BEIJING -- China is launching a limited pilot program allowing foreign capital to acquire majority stakes in joint ventures that produce new-energy vehicles.
The government currently restricts foreign ownership of such enterprises to 50%. But by next June, overseas investors will be allowed to raise their interest past that threshold in joint ventures located in one of the designated free-trade zones.
The Chinese revealed those objectives during a meeting Thursday between President Xi Jinping and U.S. President Donald Trump. The capital reform will apply to electric vehicles and similar "green" autos, as well as similar tanker trucks, garbage trucks and other special-use vehicles.

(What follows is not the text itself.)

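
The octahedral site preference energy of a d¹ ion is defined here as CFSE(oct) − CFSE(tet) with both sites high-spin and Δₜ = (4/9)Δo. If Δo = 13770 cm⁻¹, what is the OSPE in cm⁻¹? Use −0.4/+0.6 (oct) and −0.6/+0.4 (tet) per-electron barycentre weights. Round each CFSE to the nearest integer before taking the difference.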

U.S. automaker Tesla is moving toward building an electric vehicle plant in Shanghai, which is home to a free-trade zone. Tesla could be a beneficiary of the deregulation.
China is making manufacture of new-energy autos a national priority. The one-party state plans to require automakers operating within its borders to make and sell them in 2019. Foreign-owned ventures are also expected to step up output of green vehicles, so the relaxed capital rules may be applied widely.
During the Xi-Trump summit, the Chinese also outlined their intention to gradually lower tariffs for vehicle imports, as well as allow foreign companies greater access to the banking, securities, insurance and other sectors. Details regarding the timeframe and implementation of those reforms have not been disclosed.